Cointelegraph also asked in regards to the difference between Polygon zkEVM and StarkNet’s other scalable Layer 2 Ethereum network, proprietary technology ZK-SNARK and ZK-STARK. As previously reported, ZK-STARKS (Zero-Knowledge Scalable Transparent Argument of Knowledge) primarily increases scalability by grouping 1000’s of transactions with a single proof to validate on-chain.

Related: What the Ethereum Merger Means for Layer 2 Blockchain Solutions

Schwartz said the principal difference between the projects is that zkEVM is targeted on scaling the Ethereum ecosystem natively, reasonably than other zk-rollups that simply scale transactions and boost performance in a special VM format.

The Polygon approach allegedly satisfies zkEVM type 2 classification described by Ethereum co-founder Vitalik Buterin in August 2022. According to Buterin’s summary, type 2 zkEVMs are intended to be fully compatible with existing applications, but make minor modifications to Ethereum for easier development and faster evidence generation.

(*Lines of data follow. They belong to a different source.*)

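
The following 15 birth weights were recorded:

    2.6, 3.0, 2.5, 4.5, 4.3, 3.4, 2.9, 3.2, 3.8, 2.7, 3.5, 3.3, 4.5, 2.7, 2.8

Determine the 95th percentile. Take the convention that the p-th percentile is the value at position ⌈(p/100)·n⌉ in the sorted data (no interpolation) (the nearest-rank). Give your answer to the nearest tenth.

Sorted: 2.5, 2.6, 2.7, 2.7, 2.8, 2.9, 3.0, 3.2, 3.3, 3.4, 3.5, 3.8, 4.3, 4.5, 4.5.
n = 15.
Position = ⌈95/100 · 15⌉ = ⌈14.25⌉ = 15.
The value at rank 15 is 4.5.

4.5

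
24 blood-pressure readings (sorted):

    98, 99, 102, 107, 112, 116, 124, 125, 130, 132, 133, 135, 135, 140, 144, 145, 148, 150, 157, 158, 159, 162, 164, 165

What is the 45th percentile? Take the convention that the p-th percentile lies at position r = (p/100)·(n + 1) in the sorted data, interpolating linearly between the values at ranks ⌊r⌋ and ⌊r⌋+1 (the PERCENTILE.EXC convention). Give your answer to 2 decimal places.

133.50

n = 24.
r = (45/100)·(24 + 1) = 11.25.
Rank 11 is 133 and rank 12 is 135.
Interpolate: 133 + 0.25·(135 − 133) = 133 + 0.25·2 = 133.5.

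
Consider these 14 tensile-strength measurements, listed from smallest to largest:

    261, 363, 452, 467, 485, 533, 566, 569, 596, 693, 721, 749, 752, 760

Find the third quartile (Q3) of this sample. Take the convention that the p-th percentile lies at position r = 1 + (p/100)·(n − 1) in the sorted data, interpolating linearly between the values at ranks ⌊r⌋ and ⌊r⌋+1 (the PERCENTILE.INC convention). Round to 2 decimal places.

714.00

n = 14.
r = 1 + (75/100)·(14 − 1) = 1 + 9.75 = 10.75.
Rank 10 is 693 and rank 11 is 721.
Interpolate: 693 + 0.75·(721 − 693) = 693 + 0.75·28 = 714.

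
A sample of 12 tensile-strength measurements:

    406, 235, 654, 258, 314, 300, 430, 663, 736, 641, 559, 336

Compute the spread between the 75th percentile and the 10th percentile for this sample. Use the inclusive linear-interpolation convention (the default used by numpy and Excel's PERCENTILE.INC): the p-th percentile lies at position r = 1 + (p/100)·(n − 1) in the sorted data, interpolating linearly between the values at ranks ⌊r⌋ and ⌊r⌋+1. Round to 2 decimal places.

382.05

Sorted: 235, 258, 300, 314, 336, 406, 430, 559, 641, 654, 663, 736.
n = 12.
P10: r = 2.1; ranks 2–3 are 258, 300; interpolating gives 262.2.
P75: r = 9.25; ranks 9–10 are 641, 654; interpolating gives 644.25.
Difference: 644.25 − 262.2 = 382.05.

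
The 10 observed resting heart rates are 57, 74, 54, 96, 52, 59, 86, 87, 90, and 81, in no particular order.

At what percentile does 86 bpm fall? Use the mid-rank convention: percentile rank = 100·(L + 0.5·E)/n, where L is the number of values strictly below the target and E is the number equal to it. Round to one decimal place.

Sorted: 52, 54, 57, 59, 74, 81, 86, 87, 90, 96.
Count below 86: L = 6; count equal: E = 1; n = 10.
Percentile rank = 100·(6 + 0.5·1)/10 = 100·6.5/10 = 65.

65.0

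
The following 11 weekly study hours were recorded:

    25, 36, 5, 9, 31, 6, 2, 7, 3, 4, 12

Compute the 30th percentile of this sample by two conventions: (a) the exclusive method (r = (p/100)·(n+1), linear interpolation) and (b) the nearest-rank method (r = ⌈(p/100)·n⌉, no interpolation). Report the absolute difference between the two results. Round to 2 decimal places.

Sorted: 2, 3, 4, 5, 6, 7, 9, 12, 25, 31, 36.
n = 11.
(a) r = 3.6; between ranks 3 (4) and 4 (5): 4.6.
(b) the nearest-rank method: rank 4 → 5.
|4.6 − 5| = 0.4.

0.40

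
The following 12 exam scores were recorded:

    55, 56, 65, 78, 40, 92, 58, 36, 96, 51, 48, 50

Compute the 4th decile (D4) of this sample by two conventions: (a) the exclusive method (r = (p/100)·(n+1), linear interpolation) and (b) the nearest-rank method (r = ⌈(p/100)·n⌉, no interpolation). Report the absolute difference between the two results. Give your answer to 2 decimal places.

Sorted: 36, 40, 48, 50, 51, 55, 56, 58, 65, 78, 92, 96.
n = 12.
(a) r = 5.2; between ranks 5 (51) and 6 (55): 51.8.
(b) the nearest-rank method: rank 5 → 51.
|51.8 − 51| = 0.8.

0.80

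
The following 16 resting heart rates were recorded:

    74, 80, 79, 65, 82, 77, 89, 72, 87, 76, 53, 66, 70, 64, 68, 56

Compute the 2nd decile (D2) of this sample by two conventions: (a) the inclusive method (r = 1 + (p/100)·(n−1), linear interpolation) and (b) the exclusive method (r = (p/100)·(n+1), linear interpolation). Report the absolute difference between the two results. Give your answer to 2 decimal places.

0.60

Sorted: 53, 56, 64, 65, 66, 68, 70, 72, 74, 76, 77, 79, 80, 82, 87, 89.
n = 16.
(a) r = 4 → value at rank 4 = 65.
(b) r = 3.4; between ranks 3 (64) and 4 (65): 64.4.
|65 − 64.4| = 0.6.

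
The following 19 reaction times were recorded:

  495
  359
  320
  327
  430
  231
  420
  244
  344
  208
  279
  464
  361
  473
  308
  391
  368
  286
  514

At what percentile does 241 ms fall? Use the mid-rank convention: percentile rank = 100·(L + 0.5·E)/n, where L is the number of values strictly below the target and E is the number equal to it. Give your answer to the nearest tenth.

Sorted: 208, 231, 244, 279, 286, 308, 320, 327, 344, 359, 361, 368, 391, 420, 430, 464, 473, 495, 514.
Count below 241: L = 2; count equal: E = 0; n = 19.
Percentile rank = 100·(2 + 0.5·0)/19 = 100·2/19 = 10.53.

10.5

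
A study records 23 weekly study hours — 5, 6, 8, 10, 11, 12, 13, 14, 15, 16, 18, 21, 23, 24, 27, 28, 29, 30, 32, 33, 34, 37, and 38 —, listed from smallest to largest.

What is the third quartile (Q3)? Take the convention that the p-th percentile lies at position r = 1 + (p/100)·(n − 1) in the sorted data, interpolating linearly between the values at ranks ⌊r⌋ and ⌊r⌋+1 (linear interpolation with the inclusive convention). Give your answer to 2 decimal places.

29.50

n = 23.
r = 1 + (75/100)·(23 − 1) = 1 + 16.5 = 17.5.
Rank 17 is 29 and rank 18 is 30.
Interpolate: 29 + 0.5·(30 − 29) = 29 + 0.5·1 = 29.5.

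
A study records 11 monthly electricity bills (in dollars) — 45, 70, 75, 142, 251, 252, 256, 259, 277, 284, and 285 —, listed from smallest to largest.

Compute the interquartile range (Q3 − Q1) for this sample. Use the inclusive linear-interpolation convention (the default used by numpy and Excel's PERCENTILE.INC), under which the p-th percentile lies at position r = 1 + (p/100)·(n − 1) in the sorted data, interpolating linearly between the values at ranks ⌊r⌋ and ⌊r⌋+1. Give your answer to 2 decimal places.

n = 11.
P25: r = 3.5; ranks 3–4 are 75, 142; interpolating gives 108.5.
P75: r = 8.5; ranks 8–9 are 259, 277; interpolating gives 268.
Difference: 268 − 108.5 = 159.5.

159.50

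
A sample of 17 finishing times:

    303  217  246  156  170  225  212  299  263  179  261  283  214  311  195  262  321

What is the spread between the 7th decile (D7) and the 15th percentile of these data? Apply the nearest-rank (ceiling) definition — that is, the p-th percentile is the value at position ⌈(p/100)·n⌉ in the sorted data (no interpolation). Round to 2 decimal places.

84.00

Sorted: 156, 170, 179, 195, 212, 214, 217, 225, 246, 261, 262, 263, 283, 299, 303, 311, 321.
n = 17.
P15: rank ⌈15/100·17⌉ = 3 → 179.
P70: rank ⌈70/100·17⌉ = 12 → 263.
Difference: 263 − 179 = 84.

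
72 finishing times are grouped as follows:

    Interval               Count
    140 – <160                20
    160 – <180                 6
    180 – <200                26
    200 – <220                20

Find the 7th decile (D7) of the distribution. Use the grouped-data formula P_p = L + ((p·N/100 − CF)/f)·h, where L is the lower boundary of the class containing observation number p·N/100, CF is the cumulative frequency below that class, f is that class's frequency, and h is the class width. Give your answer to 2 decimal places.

N = 72; target position k = 70/100 · 72 = 50.4.
Cumulative frequencies: 20, 26, 52, 72.
Observation 50.4 falls in the class 180 – <200.
L = 180, CF = 26, f = 26, h = 20.
P70 = 180 + ((50.4 − 26)/26)·20 = 180 + 18.7692 = 198.769.

198.77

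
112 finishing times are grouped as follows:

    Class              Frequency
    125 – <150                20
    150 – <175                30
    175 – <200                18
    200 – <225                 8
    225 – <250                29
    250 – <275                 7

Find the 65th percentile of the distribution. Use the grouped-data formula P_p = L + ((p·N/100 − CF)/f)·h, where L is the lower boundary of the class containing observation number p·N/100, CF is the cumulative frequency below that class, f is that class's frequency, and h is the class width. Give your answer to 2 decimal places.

215.00

N = 112; target position k = 65/100 · 112 = 72.8.
Cumulative frequencies: 20, 50, 68, 76, 105, 112.
Observation 72.8 falls in the class 200 – <225.
L = 200, CF = 68, f = 8, h = 25.
P65 = 200 + ((72.8 − 68)/8)·25 = 200 + 15 = 215.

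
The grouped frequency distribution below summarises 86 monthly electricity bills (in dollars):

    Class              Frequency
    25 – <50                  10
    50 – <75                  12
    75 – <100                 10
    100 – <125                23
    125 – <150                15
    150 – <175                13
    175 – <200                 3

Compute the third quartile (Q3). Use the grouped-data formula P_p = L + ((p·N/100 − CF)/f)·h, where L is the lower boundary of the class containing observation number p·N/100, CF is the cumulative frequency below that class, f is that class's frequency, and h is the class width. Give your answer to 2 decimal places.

N = 86; target position k = 75/100 · 86 = 64.5.
Cumulative frequencies: 10, 22, 32, 55, 70, 83, 86.
Observation 64.5 falls in the class 125 – <150.
L = 125, CF = 55, f = 15, h = 25.
P75 = 125 + ((64.5 − 55)/15)·25 = 125 + 15.8333 = 140.833.

140.83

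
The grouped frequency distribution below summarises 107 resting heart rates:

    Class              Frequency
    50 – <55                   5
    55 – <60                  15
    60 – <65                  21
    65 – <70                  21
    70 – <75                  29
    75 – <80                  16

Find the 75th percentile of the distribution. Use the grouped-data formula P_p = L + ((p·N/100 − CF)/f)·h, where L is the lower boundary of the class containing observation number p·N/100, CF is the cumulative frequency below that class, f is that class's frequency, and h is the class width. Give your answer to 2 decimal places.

N = 107; target position k = 75/100 · 107 = 80.25.
Cumulative frequencies: 5, 20, 41, 62, 91, 107.
Observation 80.25 falls in the class 70 – <75.
L = 70, CF = 62, f = 29, h = 5.
P75 = 70 + ((80.25 − 62)/29)·5 = 70 + 3.14655 = 73.1466.

73.15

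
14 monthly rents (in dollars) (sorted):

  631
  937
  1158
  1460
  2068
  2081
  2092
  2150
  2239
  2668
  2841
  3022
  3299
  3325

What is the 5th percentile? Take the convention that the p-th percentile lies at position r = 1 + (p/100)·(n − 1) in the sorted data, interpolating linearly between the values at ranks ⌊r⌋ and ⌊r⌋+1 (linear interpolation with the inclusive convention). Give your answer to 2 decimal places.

829.90

n = 14.
r = 1 + (5/100)·(14 − 1) = 1 + 0.65 = 1.65.
Rank 1 is 631 and rank 2 is 937.
Interpolate: 631 + 0.65·(937 − 631) = 631 + 0.65·306 = 829.9.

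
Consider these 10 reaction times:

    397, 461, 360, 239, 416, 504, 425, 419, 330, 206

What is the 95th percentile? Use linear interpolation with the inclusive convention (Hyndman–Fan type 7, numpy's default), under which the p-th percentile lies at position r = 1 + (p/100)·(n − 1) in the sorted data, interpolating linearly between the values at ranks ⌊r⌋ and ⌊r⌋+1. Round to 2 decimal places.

Sorted: 206, 239, 330, 360, 397, 416, 419, 425, 461, 504.
n = 10.
r = 1 + (95/100)·(10 − 1) = 1 + 8.55 = 9.55.
Rank 9 is 461 and rank 10 is 504.
Interpolate: 461 + 0.55·(504 − 461) = 461 + 0.55·43 = 484.65.

484.65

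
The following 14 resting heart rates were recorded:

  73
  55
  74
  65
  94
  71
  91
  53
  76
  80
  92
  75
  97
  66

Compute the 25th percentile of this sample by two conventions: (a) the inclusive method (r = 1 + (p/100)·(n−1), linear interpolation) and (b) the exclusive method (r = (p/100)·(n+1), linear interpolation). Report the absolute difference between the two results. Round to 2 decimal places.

Sorted: 53, 55, 65, 66, 71, 73, 74, 75, 76, 80, 91, 92, 94, 97.
n = 14.
(a) r = 4.25; between ranks 4 (66) and 5 (71): 67.25.
(b) r = 3.75; between ranks 3 (65) and 4 (66): 65.75.
|67.25 − 65.75| = 1.5.

1.50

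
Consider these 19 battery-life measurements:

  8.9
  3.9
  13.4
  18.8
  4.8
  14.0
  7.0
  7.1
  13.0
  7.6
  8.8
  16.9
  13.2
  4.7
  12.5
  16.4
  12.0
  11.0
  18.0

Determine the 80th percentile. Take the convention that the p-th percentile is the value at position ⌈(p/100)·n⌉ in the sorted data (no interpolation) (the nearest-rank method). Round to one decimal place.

16.4

Sorted: 3.9, 4.7, 4.8, 7.0, 7.1, 7.6, 8.8, 8.9, 11.0, 12.0, 12.5, 13.0, 13.2, 13.4, 14.0, 16.4, 16.9, 18.0, 18.8.
n = 19.
Position = ⌈80/100 · 19⌉ = ⌈15.2⌉ = 16.
The value at rank 16 is 16.4.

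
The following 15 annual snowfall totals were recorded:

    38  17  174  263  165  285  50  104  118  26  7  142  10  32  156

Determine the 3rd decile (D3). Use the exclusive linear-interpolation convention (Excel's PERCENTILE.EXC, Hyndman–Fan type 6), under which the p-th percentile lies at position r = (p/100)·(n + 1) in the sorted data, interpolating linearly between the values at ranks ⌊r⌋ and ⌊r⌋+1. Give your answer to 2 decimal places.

30.80

Sorted: 7, 10, 17, 26, 32, 38, 50, 104, 118, 142, 156, 165, 174, 263, 285.
n = 15.
r = (30/100)·(15 + 1) = 4.8.
Rank 4 is 26 and rank 5 is 32.
Interpolate: 26 + 0.8·(32 − 26) = 26 + 0.8·6 = 30.8.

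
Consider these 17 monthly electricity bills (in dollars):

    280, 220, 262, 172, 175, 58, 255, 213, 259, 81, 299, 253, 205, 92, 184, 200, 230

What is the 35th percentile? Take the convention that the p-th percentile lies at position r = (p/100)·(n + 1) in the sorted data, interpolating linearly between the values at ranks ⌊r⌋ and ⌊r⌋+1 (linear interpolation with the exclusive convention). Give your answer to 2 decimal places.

Sorted: 58, 81, 92, 172, 175, 184, 200, 205, 213, 220, 230, 253, 255, 259, 262, 280, 299.
n = 17.
r = (35/100)·(17 + 1) = 6.3.
Rank 6 is 184 and rank 7 is 200.
Interpolate: 184 + 0.3·(200 − 184) = 184 + 0.3·16 = 188.8.

188.80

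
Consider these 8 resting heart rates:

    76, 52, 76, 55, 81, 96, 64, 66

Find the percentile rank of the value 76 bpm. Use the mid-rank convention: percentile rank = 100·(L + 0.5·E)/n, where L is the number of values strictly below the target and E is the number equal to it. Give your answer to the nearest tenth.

62.5

Sorted: 52, 55, 64, 66, 76, 76, 81, 96.
Count below 76: L = 4; count equal: E = 2; n = 8.
Percentile rank = 100·(4 + 0.5·2)/8 = 100·5/8 = 62.5.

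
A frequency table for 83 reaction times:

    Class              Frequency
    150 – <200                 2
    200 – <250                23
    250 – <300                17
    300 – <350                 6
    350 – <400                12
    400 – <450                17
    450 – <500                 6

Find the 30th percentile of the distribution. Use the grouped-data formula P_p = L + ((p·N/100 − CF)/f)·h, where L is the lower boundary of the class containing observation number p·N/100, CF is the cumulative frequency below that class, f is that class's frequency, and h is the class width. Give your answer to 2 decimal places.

249.78

N = 83; target position k = 30/100 · 83 = 24.9.
Cumulative frequencies: 2, 25, 42, 48, 60, 77, 83.
Observation 24.9 falls in the class 200 – <250.
L = 200, CF = 2, f = 23, h = 50.
P30 = 200 + ((24.9 − 2)/23)·50 = 200 + 49.7826 = 249.783.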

Schwartz added:

“In contrast, StarkNet is positioned as Type 4, introducing a latest high-level language and requiring transpilers to translate the robustness code into their language.”

At the identical time, Schwartz welcomed the chance to share more benchmarks and source code from other projects for learning from different approaches. Ethereum layer 2 activity continues to grow, with blockchain data showing that Arbitrum and Optimism transaction volumes overshadowed Ethereum mainnet transactions in 2023.